The Lovelace Test. Du Sautoy’s criterion for machine creativity requires that an output be new, surprising, and of value, and—crucially—that it not be explainable as a mere consequence of the programmer’s intentions. The fourth condition is the teeth of the test: it forces a question about attribution, about whether the act belongs to the system or to the humans who designed it. He holds this standard high deliberately, because he wants a criterion that resists wishful thinking in both directions, and because modern machine learning’s opacity makes the standard genuinely hard to adjudicate rather than trivially satisfiable.
Move 37. The thirty-seventh move of AlphaGo’s second game against Lee Sedol in March 2016 is du Sautoy’s clearest exhibit of a machine satisfying the Lovelace test. That move—on the fifth line in a position where every human master would have played more conservatively—was new, genuinely surprised the professional commentators, and contributed to a historic victory. No programmer authored it; the system’s self-taught intuition, built from millions of games against itself, had found something two millennia of human play had not. Du Sautoy calls it an act of exploratory creativity and means the assessment as praise, not consolation: the machines have entered real territory.

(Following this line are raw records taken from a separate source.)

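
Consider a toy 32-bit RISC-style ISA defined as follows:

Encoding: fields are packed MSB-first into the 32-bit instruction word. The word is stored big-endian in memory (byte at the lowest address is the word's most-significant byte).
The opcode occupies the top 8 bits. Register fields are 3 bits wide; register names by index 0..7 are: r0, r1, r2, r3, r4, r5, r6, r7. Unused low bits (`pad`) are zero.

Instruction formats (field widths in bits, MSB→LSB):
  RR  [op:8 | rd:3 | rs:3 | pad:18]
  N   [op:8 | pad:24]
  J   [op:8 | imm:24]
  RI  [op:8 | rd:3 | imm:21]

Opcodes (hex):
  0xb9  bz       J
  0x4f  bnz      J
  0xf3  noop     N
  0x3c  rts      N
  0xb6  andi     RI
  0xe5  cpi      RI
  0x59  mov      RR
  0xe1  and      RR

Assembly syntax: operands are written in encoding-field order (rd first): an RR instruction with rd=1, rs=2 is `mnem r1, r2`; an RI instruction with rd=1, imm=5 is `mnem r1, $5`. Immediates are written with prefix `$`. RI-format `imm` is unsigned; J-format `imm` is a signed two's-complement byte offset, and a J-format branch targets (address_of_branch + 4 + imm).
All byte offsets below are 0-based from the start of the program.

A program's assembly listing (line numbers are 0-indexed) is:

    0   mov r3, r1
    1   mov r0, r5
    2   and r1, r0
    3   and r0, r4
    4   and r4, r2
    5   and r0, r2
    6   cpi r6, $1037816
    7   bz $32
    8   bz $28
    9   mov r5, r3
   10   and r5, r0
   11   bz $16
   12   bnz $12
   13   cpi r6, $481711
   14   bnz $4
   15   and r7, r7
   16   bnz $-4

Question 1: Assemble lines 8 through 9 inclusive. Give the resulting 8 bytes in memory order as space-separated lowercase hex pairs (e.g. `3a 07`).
8. bz fields op=0xb9:8|imm=28:24 → word b900001ch → b9 00 00 1c
9. mov fields op=0x59:8|rd=5:3|rs=3:3|pad=0:18 → word 59ac0000h → 59 ac 00 00

b9 00 00 1c 59 ac 00 00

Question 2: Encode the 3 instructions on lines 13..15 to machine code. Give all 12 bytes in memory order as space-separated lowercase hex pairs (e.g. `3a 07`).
line 13 (cpi): pack op=0xe5:8|rd=6:3|imm=481711:21 = 0xe5c759af; big→ e5 c7 59 af
line 14 (bnz): pack op=0x4f:8|imm=4:24 = 0x4f000004; big→ 4f 00 00 04
line 15 (and): pack op=0xe1:8|rd=7:3|rs=7:3|pad=0:18 = 0xe1fc0000; big→ e1 fc 00 00

e5 c7 59 af 4f 00 00 04 e1 fc 00 00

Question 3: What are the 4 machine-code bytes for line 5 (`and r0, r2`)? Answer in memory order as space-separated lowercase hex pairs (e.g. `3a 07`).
L5: and op=0xe1:8|rd=0:3|rs=2:3|pad=0:18 ⇒ 0xe1080000 ⇒ big e1 08 00 00

e1 08 00 00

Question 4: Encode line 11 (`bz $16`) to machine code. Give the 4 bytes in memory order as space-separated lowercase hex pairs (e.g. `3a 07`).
b9 00 00 10

L11: bz op=0xb9:8|imm=16:24 ⇒ 0xb9000010 ⇒ big b9 00 00 10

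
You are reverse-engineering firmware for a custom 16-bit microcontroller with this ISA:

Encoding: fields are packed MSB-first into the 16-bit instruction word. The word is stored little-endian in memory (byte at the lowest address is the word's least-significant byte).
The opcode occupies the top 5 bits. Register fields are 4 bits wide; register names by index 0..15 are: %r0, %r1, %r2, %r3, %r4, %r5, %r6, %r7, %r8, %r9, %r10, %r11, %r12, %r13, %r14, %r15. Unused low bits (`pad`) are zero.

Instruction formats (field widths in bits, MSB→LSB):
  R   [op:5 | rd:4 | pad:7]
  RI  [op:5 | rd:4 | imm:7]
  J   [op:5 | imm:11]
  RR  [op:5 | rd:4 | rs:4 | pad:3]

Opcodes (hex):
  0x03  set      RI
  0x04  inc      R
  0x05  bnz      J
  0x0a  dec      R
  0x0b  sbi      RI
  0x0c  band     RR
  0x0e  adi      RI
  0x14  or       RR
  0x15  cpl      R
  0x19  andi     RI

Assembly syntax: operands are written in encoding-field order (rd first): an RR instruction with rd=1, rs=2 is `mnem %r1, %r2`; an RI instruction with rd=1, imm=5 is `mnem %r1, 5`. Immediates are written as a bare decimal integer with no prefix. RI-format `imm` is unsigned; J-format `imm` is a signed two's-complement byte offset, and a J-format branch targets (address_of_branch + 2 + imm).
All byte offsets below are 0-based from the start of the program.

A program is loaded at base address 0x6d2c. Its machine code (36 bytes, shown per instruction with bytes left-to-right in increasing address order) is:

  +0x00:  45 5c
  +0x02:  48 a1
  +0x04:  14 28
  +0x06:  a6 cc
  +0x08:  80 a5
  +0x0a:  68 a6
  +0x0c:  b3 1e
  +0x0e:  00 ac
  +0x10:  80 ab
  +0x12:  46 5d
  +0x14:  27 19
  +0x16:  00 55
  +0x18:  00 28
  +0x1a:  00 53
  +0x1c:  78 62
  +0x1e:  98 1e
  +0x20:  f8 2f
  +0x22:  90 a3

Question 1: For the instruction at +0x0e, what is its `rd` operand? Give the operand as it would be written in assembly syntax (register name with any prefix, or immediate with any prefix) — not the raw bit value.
%r8

@+0e  little-endian(00 ac) = 0xac00
  top 5b → 0x15 → cpl [R]
  rd: (w>>7)&0xf=0x8 → %r8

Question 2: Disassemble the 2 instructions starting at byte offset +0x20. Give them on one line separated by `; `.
bnz -8; or %r7, %r2

off 0x20: read f8 2f as little → 0x2ff8
  opcode bits[15:11]=0x5: bnz/J
  imm: (w>>0)&0x7ff=0x7f8 (s11→-8) → -8
off 0x22: read 90 a3 as little → 0xa390
  opcode bits[15:11]=0x14: or/RR
  rd: (w>>7)&0xf=0x7 → %r7
  rs: (w>>3)&0xf=0x2 → %r2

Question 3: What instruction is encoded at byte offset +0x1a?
dec %r6

[1a] 00 53 → 0x5300
  opcode bits[15:11]=0xa: dec/R
  rd: (w>>7)&0xf=0x6 → %r6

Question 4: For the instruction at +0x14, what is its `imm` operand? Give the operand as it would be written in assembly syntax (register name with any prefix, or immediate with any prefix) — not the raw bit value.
39

@+14  little-endian(27 19) = 0x1927
  op=0x1927>>11=0x3 ⇒ set (RI)
  [10:7] rd=2 = %r2
  [6:0] imm=39 = 39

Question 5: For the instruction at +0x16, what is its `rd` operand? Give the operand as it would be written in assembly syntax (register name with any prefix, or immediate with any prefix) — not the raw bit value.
+0x16: 00 55 ⇒ word 0x5500 (little)
  opcode bits[15:11]=0xa: dec/R
  [10:7] rd=10 = %r10

%r10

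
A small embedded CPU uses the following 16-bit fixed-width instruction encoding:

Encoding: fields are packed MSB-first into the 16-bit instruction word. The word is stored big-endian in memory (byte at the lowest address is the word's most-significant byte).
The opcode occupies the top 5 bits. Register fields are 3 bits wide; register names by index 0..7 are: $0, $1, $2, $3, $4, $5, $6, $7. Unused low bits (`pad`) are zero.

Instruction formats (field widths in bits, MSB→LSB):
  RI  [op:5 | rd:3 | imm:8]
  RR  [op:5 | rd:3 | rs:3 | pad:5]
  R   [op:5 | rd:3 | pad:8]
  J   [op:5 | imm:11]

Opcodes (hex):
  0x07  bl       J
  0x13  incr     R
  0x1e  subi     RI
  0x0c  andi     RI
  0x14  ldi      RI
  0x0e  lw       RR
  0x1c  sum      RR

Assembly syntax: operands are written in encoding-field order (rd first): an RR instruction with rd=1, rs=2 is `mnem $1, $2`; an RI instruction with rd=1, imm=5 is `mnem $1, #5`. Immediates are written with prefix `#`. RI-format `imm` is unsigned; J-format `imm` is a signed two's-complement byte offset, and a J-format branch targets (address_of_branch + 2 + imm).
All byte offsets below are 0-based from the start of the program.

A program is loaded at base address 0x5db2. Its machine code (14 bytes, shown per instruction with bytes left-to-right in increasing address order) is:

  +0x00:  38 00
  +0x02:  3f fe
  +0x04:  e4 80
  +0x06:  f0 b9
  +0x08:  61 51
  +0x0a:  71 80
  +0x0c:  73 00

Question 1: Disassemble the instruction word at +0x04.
+0x04: e4 80 ⇒ word 0xe480 (big)
  op=0xe480>>11=0x1c ⇒ sum (RR)
  [10:8] rd=4 = $4
  [7:5] rs=4 = $4

sum $4, $4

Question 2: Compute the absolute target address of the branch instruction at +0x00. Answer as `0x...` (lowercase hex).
0x5db4

[00] 38 00 → 0x3800
  op=0x3800>>11=0x7 ⇒ bl (J)
  imm@[10:0]=0x0 ⇒ #0
  target = base 0x5db2 + off 0x00 + 2 + imm 0 = 0x5db4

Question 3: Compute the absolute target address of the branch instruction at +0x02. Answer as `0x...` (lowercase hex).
0x5db4

off 0x02: read 3f fe as big → 0x3ffe
  op=0x3ffe>>11=0x7 ⇒ bl (J)
  imm: (w>>0)&0x7ff=0x7fe (s11→-2) → #-2
  target = base 0x5db2 + off 0x02 + 2 + imm -2 = 0x5db4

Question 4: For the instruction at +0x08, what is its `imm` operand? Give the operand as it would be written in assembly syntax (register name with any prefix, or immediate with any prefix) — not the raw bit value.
#81

off 0x08: read 61 51 as big → 0x6151
  op=0x6151>>11=0xc ⇒ andi (RI)
  rd@[10:8]=0x1 ⇒ $1
  imm@[7:0]=0x51 ⇒ #81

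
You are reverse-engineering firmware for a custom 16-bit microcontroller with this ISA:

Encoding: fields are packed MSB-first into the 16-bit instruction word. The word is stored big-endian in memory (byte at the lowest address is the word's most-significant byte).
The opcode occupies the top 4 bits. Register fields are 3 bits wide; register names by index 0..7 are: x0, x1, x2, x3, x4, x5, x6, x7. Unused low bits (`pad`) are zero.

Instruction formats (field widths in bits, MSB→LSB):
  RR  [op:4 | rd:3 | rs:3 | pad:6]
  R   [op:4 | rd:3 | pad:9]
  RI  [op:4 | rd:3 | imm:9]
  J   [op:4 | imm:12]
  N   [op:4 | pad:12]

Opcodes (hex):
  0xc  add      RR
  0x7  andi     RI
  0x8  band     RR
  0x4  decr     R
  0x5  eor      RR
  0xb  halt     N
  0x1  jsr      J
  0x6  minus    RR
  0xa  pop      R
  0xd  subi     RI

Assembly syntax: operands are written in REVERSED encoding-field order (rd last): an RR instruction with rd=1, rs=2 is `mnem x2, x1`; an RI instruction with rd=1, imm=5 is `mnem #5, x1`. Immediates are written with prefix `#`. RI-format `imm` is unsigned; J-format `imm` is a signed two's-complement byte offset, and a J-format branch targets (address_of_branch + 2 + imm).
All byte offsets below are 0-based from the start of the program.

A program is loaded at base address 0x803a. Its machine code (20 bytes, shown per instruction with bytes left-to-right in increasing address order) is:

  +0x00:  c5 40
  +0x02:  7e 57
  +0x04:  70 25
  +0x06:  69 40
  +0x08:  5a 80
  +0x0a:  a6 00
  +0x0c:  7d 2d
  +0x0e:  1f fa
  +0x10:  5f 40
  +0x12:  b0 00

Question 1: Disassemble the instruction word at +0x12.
@+12  big-endian(b0 00) = 0xb000
  op=0xb000>>12=0xb ⇒ halt (N)

halt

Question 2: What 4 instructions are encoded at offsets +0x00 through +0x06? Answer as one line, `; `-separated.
off 0x00: read c5 40 as big → 0xc540
  op=0xc540>>12=0xc ⇒ add (RR)
  rd: (w>>9)&0x7=0x2 → x2
  rs: (w>>6)&0x7=0x5 → x5
off 0x02: read 7e 57 as big → 0x7e57
  op=0x7e57>>12=0x7 ⇒ andi (RI)
  rd: (w>>9)&0x7=0x7 → x7
  imm: (w>>0)&0x1ff=0x57 → #87
off 0x04: read 70 25 as big → 0x7025
  op=0x7025>>12=0x7 ⇒ andi (RI)
  rd: (w>>9)&0x7=0x0 → x0
  imm: (w>>0)&0x1ff=0x25 → #37
off 0x06: read 69 40 as big → 0x6940
  op=0x6940>>12=0x6 ⇒ minus (RR)
  rd: (w>>9)&0x7=0x4 → x4
  rs: (w>>6)&0x7=0x5 → x5

add x5, x2; andi #87, x7; andi #37, x0; minus x5, x4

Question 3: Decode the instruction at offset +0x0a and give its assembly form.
pop x3

+0x0a: a6 00 ⇒ word 0xa600 (big)
  top 4b → 0xa → pop [R]
  rd: (w>>9)&0x7=0x3 → x3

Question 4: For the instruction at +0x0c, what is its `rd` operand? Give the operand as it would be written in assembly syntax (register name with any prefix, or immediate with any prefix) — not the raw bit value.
off 0x0c: read 7d 2d as big → 0x7d2d
  op=0x7d2d>>12=0x7 ⇒ andi (RI)
  rd@[11:9]=0x6 ⇒ x6
  imm@[8:0]=0x12d ⇒ #301

x6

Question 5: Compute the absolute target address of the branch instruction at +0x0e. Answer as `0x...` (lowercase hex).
[0e] 1f fa → 0x1ffa
  opcode bits[15:12]=0x1: jsr/J
  [11:0] imm=4090 (s12→-6) = #-6
  target = base 0x803a + off 0x0e + 2 + imm -6 = 0x8044

0x8044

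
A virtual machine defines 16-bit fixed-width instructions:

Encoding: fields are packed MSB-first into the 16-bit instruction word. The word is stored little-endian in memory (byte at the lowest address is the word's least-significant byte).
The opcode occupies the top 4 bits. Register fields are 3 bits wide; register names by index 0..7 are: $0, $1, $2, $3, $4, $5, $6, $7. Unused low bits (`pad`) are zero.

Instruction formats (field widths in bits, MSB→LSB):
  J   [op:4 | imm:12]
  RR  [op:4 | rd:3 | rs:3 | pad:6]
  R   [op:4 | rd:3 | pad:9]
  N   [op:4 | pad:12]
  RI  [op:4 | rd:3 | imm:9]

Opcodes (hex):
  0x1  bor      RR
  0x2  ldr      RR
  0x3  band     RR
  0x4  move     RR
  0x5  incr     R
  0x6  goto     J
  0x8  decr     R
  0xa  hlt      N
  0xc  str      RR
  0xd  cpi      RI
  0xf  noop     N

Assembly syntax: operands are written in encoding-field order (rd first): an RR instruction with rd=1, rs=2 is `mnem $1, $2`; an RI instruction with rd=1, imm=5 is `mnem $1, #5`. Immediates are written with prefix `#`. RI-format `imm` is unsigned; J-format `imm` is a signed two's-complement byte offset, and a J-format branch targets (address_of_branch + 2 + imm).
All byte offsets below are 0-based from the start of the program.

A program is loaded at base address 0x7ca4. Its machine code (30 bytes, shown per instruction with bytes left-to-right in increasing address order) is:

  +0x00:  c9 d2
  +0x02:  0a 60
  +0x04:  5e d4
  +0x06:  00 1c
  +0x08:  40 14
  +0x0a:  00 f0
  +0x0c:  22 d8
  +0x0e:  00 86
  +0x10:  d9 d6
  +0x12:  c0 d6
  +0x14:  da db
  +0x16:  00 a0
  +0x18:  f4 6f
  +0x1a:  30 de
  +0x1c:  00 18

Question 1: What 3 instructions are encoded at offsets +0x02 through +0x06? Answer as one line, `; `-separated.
goto #10; cpi $2, #94; bor $6, $0

off 0x02: read 0a 60 as little → 0x600a
  top 4b → 0x6 → goto [J]
  imm: (w>>0)&0xfff=0xa → #10
off 0x04: read 5e d4 as little → 0xd45e
  top 4b → 0xd → cpi [RI]
  rd: (w>>9)&0x7=0x2 → $2
  imm: (w>>0)&0x1ff=0x5e → #94
off 0x06: read 00 1c as little → 0x1c00
  top 4b → 0x1 → bor [RR]
  rd: (w>>9)&0x7=0x6 → $6
  rs: (w>>6)&0x7=0x0 → $0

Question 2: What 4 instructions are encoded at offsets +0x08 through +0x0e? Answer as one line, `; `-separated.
bor $2, $1; noop; cpi $4, #34; decr $3

+0x08: 40 14 ⇒ word 0x1440 (little)
  op=0x1440>>12=0x1 ⇒ bor (RR)
  rd@[11:9]=0x2 ⇒ $2
  rs@[8:6]=0x1 ⇒ $1
+0x0a: 00 f0 ⇒ word 0xf000 (little)
  op=0xf000>>12=0xf ⇒ noop (N)
+0x0c: 22 d8 ⇒ word 0xd822 (little)
  op=0xd822>>12=0xd ⇒ cpi (RI)
  rd@[11:9]=0x4 ⇒ $4
  imm@[8:0]=0x22 ⇒ #34
+0x0e: 00 86 ⇒ word 0x8600 (little)
  op=0x8600>>12=0x8 ⇒ decr (R)
  rd@[11:9]=0x3 ⇒ $3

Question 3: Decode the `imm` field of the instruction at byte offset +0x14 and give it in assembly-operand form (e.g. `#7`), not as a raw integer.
#474

+0x14: da db ⇒ word 0xdbda (little)
  opcode bits[15:12]=0xd: cpi/RI
  rd@[11:9]=0x5 ⇒ $5
  imm@[8:0]=0x1da ⇒ #474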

The Creativity Code’s three modes. Borrowing from Margaret Boden, du Sautoy uses combinational, exploratory, and transformational creativity as his diagnostic framework. Machines are formidable at exploratory creativity and increasingly capable at combinational. Transformational creativity—changing the rules rather than playing them, producing what the existing distribution could not have predicted because it belongs to a distribution that did not yet exist—remains the holdout. This is where he locates the frontier.
Understanding versus production. Du Sautoy’s deepest claim, grounded in his experience of mathematical research, is that understanding is more than the most sophisticated kind of production. A proof that illuminates is different in kind from a proof that merely compels assent through verified steps. A melody that is about something is different from a melody that resembles something. Whether the machines understand, in this sense, is the question that Gödel’s incompleteness theorems sharpen to a precise point: truth outruns formal proof, and whether human mathematicians reach truth by some non-formal act of insight is the question the machines force us finally to take seriously.
The shortcut as creative act. In Thinking Better du Sautoy argues that the shortcut—the structural insight that makes a class of problems suddenly tractable by revealing a hidden pattern—is creativity made operational. A machine that solves a problem by exhaustive search has not found a shortcut; it has substituted speed for insight. The transformational creative act is precisely the shortcut that changes the game: it reveals a structure no one knew was there. Whether this is computable is, for du Sautoy, the same unanswered question approached from a concrete direction.